Cada vez que comienzo una asignatura, me encuentro con alumnos que suelen pensar algunas de las cosas del párrafo anterior. Se encuentran en una situación, como la de los que esperan el autobus.¡Ya vendrá! Dejan pasar el tiempo  para comenzar a estudiar, prolongan las vacaciones todo lo posible. Es una actitud que se conoce con el nombre de pasividad.

 

La pasividad –asegura la escritora italiana Susana Tamaro – es uno de los grandes venenos de nuestro tiempo. Uno se vuelve pasivo en el momento mismo en que decide no crecer más, en el momento en que se detiene porque piensa que no puede o que no debe ir más allá. Es como si girara un conmutador y, al girarlo, nos cerramos ante la riqueza que la vida nos sigue ofreciendo.

La pasividad suele surgir de una frase o de un pensamiento que nos frena ante la idea de acometer algo nuevo. Ciertamente, si durante veinte años jamás me inclino para recoger algo, al llegar el vigésimo primer año la espalda ya no se doblará. ¿Por qué no lo hace? Sencillamente, porque durante mucho tiempo le hemos dicho que era inútil que se doblase. Pero es la mente quien decide eso, no un destino inexorable.

Hay personas que llegan a una edad avanzada con el cuerpo y la mente joven, y no simplemente porque hayan tenido suerte con la salud, sino porque han realizado un prolongado trabajo interior, han sabido alimentar la fuerza de un espíritu que les ha hecho vivir jóvenes durante largo tiempo. Son personas capaces de flexionar su espalda, pero sobre todo de flexionar sus pensamientos. Todavía son capaces de asombrarse y de producir asombro. En vez de juzgar desde la pasividad, saben escuchar y poner interés en las cosas. Han cultivado con respeto y atención su mente y su cuerpo, los han tratado con la dignidad que merecen.

Insisto en la importancia de la diligencia y la firmeza porque el corazón del hombre es un sitio en el que muchas veces el mal se impone sobre el bien precisamente por pasividad. El mal es fácil, banal, espontáneo. No requiere esfuerzo ni oposición. El mal es un atajo. El bien, en cambio, es un recorrido. Un recorrido a veces solitario, áspero, difícil, y en ocasiones también antipopular y lleno de caídas. Por eso, hacer el bien exige rechazar la superficialidad del conformismo y los engaños del prejuicio. El bien es una cosa extremadamente seria. La bondad es un camino severo y, en su severidad, necesita de la fuerza. La bondad, como el amor, requiere fuerza. Requiere valores como la audacia, la paciencia y la espera. La victoria sobre el mal no se consigue caminando en un idílico atardecer por la playa de un mar en calma, sino subiendo por los montes, sorteando zarzas y espinos, asumiendo riesgos. El mal no se puede combatir con el mal, pero tampoco con una retórica vacía sobre el bien y los buenos sentimientos. Para hacer el bien no basta tener buen corazón, también hay que lograr –entre otras cosas– templar el alma y el cuerpo ante los embates de la pasividad.
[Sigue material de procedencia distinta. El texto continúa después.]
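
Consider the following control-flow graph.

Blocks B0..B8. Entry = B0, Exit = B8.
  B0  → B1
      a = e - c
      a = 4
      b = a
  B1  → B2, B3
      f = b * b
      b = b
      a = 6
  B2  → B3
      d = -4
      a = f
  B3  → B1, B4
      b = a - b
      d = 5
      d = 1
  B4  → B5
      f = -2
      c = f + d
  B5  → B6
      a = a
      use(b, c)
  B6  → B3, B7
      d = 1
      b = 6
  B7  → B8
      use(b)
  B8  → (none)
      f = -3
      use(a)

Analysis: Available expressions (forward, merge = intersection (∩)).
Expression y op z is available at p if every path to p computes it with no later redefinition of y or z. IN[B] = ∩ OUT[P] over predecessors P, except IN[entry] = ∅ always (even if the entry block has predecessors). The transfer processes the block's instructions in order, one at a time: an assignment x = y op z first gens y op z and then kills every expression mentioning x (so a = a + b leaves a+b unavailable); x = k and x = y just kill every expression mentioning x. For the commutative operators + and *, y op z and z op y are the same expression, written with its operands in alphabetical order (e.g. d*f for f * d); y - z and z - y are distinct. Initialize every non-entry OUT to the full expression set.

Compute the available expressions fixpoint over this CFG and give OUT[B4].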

Los últimos párrafos pertenecen al artículo “la pasividad” que es algo más extenso. Los he copiado porque los comparto plenamente. Su autor es Alfonso Aguiló. He leído todos sus libros y nos conocemos desde hace muchos años. Tiene mucha experiencia en la dirección y gestión de organizaciones de servicios. Estoy pensando en invitarle a clase. Pero, ¿vale la pena?. Desde luego, no pienso invitar a directivos de empresas de servicios a sesiones con los alumnos, hasta que no compruebe con hechos que los alumnos que dicen que quieren seguir la EC, quieran de verdad. Parece que quieren, sin querer asumir la responsabilidad de todo lo que implica esa decisión. ¿Cuándo se decidirán a querer de verdad seguir la EC?